E indagare le relazioni col cristianesimo, con cui le radici sono evidentemente in comune ma da cui tra l’altro è partita in passato l’assurda accusa di deicidio nei confronti di coloro i quali non riconoscono in Gesù il Messia. L’analisi diacronica e diatopica della questione è approfondita: ci si domanda per esempio se sia più preciso definire gli ebrei come una religione, una tradizione o un popolo, e si sottolinea come giudeo, ebreo e israelita, anche per le differenti etimologie dei termini, siano sia sinonimi che parole portatrici ognuna di un significato diverso.

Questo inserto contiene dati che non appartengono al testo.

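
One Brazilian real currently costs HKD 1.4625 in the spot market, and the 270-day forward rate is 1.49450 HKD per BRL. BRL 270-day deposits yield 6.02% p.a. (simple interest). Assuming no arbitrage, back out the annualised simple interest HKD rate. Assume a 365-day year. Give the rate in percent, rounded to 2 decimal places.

9.11%

T = 270/365 years.
CIP gives F = S · g_HKD/g_BRL, so g_HKD/g_BRL = 1.4945/1.4625 = 1.0218803.
The BRL side grows by 1 + 0.0602×270/365 = 1.0445315.
So the HKD growth factor = 1.0673862.
r = (1.0673862 − 1)/(270/365) = 0.091096 → 9.11%.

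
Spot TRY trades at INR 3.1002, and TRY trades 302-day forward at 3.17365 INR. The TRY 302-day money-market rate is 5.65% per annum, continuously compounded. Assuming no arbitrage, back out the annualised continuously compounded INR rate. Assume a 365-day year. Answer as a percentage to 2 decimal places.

8.48%

T = 302/365 years.
F/S = 3.17365/3.1002 = 1.0236920 = (growth of INR) / (growth of TRY).
TRY growth factor: e^(0.0565×302/365) = 1.0478579.
That pins the INR growth at 1.0726837.
r = ln(1.0726837)/(302/365) = 0.084800 → 8.48%.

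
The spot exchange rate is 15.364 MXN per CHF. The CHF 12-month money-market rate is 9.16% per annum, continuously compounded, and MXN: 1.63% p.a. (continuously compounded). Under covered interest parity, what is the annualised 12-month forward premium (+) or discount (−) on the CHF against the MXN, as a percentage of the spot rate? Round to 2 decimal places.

T = 1 year.
CIP forward (MXN per CHF) = 15.364 × 1.0164336/1.0959264 = 14.249575.
(F − S)/S ÷ T = (14.249575 − 15.364)/15.364/1 = -0.072535 → -7.25%.

-7.25%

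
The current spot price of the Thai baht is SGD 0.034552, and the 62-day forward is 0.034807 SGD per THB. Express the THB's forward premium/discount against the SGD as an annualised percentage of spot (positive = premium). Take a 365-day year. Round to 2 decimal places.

T = 62/365 years.
Period premium: (0.034807 − 0.034552)/0.034552 = 0.0073802.
Annualise by dividing by T: 0.0073802 / (62/365) = 0.043448 → 4.34%.

+4.34%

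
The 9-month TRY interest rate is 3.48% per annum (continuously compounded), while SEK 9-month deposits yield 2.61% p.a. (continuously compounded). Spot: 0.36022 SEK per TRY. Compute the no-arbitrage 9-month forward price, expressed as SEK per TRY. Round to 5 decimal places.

0.35788

T = 9/12 years.
Growth of 1 SEK over T: e^(0.0261×9/12) = 1.0197678.
TRY accumulates by e^(0.0348×9/12) = 1.0264436.
CIP: F = S · (grow SEK)/(grow TRY) = 0.36022 × 1.0197678/1.0264436 = 0.3578772 SEK per TRY.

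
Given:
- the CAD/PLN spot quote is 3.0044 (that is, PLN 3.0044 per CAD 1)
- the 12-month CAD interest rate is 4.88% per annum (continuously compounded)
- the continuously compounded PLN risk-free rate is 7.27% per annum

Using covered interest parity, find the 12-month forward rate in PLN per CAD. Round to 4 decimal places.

3.0771

T = 1 year.
PLN accumulates by e^(0.0727×1) = 1.0754079.
CAD growth factor: e^(0.0488×1) = 1.0500103.
So F = 3.0044 × 1.0754079 / 1.0500103 = 3.077070 (PLN/CAD).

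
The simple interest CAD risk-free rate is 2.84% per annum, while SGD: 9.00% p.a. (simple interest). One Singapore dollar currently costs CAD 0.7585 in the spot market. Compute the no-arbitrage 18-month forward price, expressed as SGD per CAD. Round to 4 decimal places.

T = 18/12 years.
CAD accumulates by 1 + 0.0284×18/12 = 1.042600.
Growth of 1 SGD over T: 1 + 0.0900×18/12 = 1.135000.
So F = 0.7585 × 1.042600 / 1.135000 = 0.6967507 (CAD/SGD).
Invert for SGD per CAD: 1 / 0.6967507 = 1.4352.

1.4352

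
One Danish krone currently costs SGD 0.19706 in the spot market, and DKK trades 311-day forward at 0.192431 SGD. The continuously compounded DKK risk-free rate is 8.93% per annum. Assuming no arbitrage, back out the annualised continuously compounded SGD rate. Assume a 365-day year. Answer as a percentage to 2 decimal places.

T = 311/365 years.
By CIP, F/S equals the SGD-to-DKK growth ratio: 0.192431/0.19706 = 0.9765097.
The DKK side grows by e^(0.0893×311/365) = 1.0790581.
That pins the SGD growth at 1.0537107.
r = ln(1.0537107)/(311/365) = 0.061402 → 6.14%.

6.14%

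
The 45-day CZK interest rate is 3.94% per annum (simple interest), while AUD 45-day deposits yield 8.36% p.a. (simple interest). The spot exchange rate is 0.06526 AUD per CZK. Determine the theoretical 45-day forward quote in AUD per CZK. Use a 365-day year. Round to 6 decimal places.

T = 45/365 years.
AUD accumulates by 1 + 0.0836×45/365 = 1.0103068.
CZK accumulates by 1 + 0.0394×45/365 = 1.0048575.
Forward (AUD per CZK) = 0.06526 × 1.0103068 / 1.0048575 = 0.06561390.

0.065614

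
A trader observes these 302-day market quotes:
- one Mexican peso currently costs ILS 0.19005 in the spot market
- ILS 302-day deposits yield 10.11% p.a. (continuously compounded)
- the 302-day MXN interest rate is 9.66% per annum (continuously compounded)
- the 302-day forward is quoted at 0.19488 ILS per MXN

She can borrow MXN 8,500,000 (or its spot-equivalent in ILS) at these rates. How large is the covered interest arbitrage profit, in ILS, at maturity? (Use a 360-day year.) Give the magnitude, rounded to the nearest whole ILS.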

Con stile raro per un saggio, chiaro, del tutto comprensibile, fluido, molto semplice, mai banale né ostico, anche se non mancano i riferimenti elevati, Riccardo Calimani, scrittore e storico, e Giacomo Kahn, direttore responsabile del mensile di comunicazione ebraica “Shalom” ed esperto in comunicazione d’impresa, si avvalgono dell’espediente dell’intervista, versione moderna del dialogo filosofico (Kahn domanda, Calimani risponde) per realizzare un esperimento comunicativo efficace, fecondo e facondo.
Riprendiamo la recensione firmata da Erminio Fischetti al volume di Riccardo Calimani e Giacomo Kahn, Gli ebrei tra storia e memoria, EDB, Bologna 2017, pubblicata lo scorso 6 settembre sul sito web Mangialibri.